I'm stuck on a problem and I'm not sure if I'm approaching it correctly. I'f I'm trying to find the Inverse Laplace Transform of:
$$f(s) = \frac{e^{-s}}{s(s+a)}$$
I would think that the answer would be:
$$F(t) = u(t-1)e^{-at}$$
because $\frac{e^{-s}}{s}=u(t-1)$ and $\frac{1}{s+a}=e^{-at}$, but I feel like I'm wrong. Is my answer correct or am I doing something wrong?

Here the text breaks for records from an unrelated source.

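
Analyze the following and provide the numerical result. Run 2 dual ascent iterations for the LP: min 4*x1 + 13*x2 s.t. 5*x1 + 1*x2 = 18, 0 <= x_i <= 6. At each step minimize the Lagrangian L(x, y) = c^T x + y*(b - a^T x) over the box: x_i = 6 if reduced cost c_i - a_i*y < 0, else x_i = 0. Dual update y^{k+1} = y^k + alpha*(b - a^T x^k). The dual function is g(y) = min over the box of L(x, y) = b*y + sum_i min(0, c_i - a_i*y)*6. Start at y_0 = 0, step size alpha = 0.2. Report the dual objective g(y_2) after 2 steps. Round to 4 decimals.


Dual ascent for LP: min 4*x1 + 13*x2, 5*x1 + 1*x2 = 18, 0 <= x_i <= 6
Step 1: y^k = 0.0, reduced costs: (4.0, 13.0)
  x^k = (0.0, 0.0), subgradient = b - a^T x = 18.0
  y^{k+1} = 0.0 + 0.2*18.0 = 3.6
Step 2: y^k = 3.6, reduced costs: (-14.0, 9.4)
  x^k = (6.0, 0.0), subgradient = b - a^T x = -12.0
  y^{k+1} = 3.6 + 0.2*-12.0 = 1.2
Dual objective at y_2 = 1.2: reduced costs (-2.0, 11.8), box minimizer x = (6.0, 0.0)
g(y_2) = b*y + (c1 - a1*y)*x1 + (c2 - a2*y)*x2 = 18*1.2 + (-2.0)*6.0 + 11.8*0.0 = 21.6 - 12.0 + 0.0 = 9.6


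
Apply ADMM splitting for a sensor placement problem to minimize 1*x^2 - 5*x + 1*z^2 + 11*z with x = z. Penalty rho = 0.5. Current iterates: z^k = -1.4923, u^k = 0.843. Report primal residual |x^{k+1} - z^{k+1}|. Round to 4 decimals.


ADMM iteration with rho = 0.5, z^k = -1.4923, u^k = 0.843
Step 1: x-update.
Minimize 1*x^2 - 5*x + (0.5/2)*(x + 1.4923 + 0.843)^2
FOC: (2*1 + 0.5)*x = 5 + 0.5*(-1.4923 - 0.843)
x^{k+1} = 1.5329
Step 2: z-update.
Minimize 1*z^2 + 11*z + (0.5/2)*(1.5329 - z + 0.843)^2
FOC: (2*1 + 0.5)*z = -11 + 0.5*(1.5329 + 0.843)
z^{k+1} = -3.9248
Step 3: u-update.
u^{k+1} = 0.843 + 1.5329 + 3.9248 = 6.3008
Step 4: Primal residual = |1.5329 + 3.9248| = 5.4578


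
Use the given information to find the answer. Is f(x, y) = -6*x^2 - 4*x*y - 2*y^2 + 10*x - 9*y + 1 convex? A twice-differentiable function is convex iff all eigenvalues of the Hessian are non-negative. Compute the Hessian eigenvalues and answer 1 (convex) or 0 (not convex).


The Hessian of f(x,y) = -6*x^2 - 4*x*y - 2*y^2 + 10*x - 9*y + 1 is:
H = [[-12, -4], [-4, -4]]
Trace = -12 - 4 = -16
Determinant = -12*-4 - (-4)^2 = 32
Discriminant = (-16)^2 - 4*32 = 128.0
Eigenvalues: lambda_1 = -13.6569, lambda_2 = -2.3431
The function is not convex.

0


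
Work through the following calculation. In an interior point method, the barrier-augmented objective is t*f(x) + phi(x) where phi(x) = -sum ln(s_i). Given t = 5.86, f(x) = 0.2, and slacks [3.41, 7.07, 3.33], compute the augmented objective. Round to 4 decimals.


Step 1: Compute log-barrier.
ln values: [1.2267, 1.9559, 1.203]
phi = -(1.2267 + 1.9559 + 1.203) = -4.3855
Step 2: Compute augmented objective.
t*f(x) = 5.86*0.2 = 1.172
Total = 1.172 - 4.3855 = -3.2135


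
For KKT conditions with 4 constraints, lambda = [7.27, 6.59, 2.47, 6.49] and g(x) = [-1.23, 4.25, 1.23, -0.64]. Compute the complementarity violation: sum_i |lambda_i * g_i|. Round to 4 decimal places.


KKT complementary slackness check:
lambda_1 * g_1 = 7.27 * -1.23 = -8.9421
lambda_2 * g_2 = 6.59 * 4.25 = 28.0075
lambda_3 * g_3 = 2.47 * 1.23 = 3.0381
lambda_4 * g_4 = 6.49 * -0.64 = -4.1536
Total violation = 8.9421 + 28.0075 + 3.0381 + 4.1536 = 44.1413


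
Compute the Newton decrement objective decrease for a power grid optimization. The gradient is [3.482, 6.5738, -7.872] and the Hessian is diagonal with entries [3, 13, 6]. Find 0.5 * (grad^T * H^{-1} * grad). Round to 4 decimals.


Step 1: H is diagonal, so H^(-1) * g = [1.1607, 0.5057, -1.312].
Step 2: g^T H^(-1) g = sum_i g_i^2 / H_ii
  = (3.482)^2/3 + (6.5738)^2/13 + (-7.872)^2/6
  = 4.0414 + 3.3242 + 10.3281 = 17.6937
Step 3: Objective decrease = 0.5 * g^T H^(-1) g = 8.8469


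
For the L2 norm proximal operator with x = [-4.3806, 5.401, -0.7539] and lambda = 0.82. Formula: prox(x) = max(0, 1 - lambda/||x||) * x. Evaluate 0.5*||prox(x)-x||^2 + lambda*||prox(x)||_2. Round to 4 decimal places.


Step 1: Compute ||x||.
||x|| = 6.9949
Step 2: Compute scaling factor.
scale = max(0, 1 - 0.82/6.9949) = 0.8828
Step 3: prox(x) = [-3.8671, 4.7679, -0.6655]
||prox(x)|| = 6.1749
Step 4: Proximal objective.
0.5*||prox-x||^2 = 0.3362
lambda*||prox|| = 5.0634
Total = 5.3996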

The inverse Laplace transform of a product of functions is not equal to the product of the inverse Laplace transforms of the functions in general. That is, given $\mathcal L[f(t)]=F(s),\mathcal L[g(t)]=G(s)$, we have $\mathcal L^{-1}[F(s)\cdot G(s)]\ne f(t)\cdot g(t)$. What you require is the convolution theorem, which states that the inverse Laplace transform of a product is equal to the convolution of the inverse Laplace transforms. That is,$$\mathcal L^{-1}[F(s)\cdot G(s)]=f(t)*g(t)=\int_0^tf(\tau)g(t-\tau)d\tau$$Thus$$\mathcal L^{-1}\left[\frac{e^{-s}}{s(s+a)}\right]=u(t-1)*e^{-at}\\=\int_0^tu(\tau-1)e^{-a(t-\tau)}d\tau\\=\begin{cases}0,&t<1\\\displaystyle\int_1^te^{a(\tau-t)}d\tau,&t>1&\end{cases}\\=\frac{u(t-1)[1-e^{a(1-t)}]}a$$Note that you could have alternatively found the answer by noting that$$\mathcal L[f(t-a)\cdot u(t-a)]=e^{-as}F(s)$$Thus, we first find the inverse Laplace transform of $\frac1{s(s+a)}=\frac1a\left(\frac1s-\frac1{s+a}\right)$, which is $f(t)=\frac1a(1-e^{-at})$. Since we also had $e^{-s}$ in the numerator, the given function must be the Laplace transform of $f(t-1)\cdot u(t-1)$, which is the same as obtained above.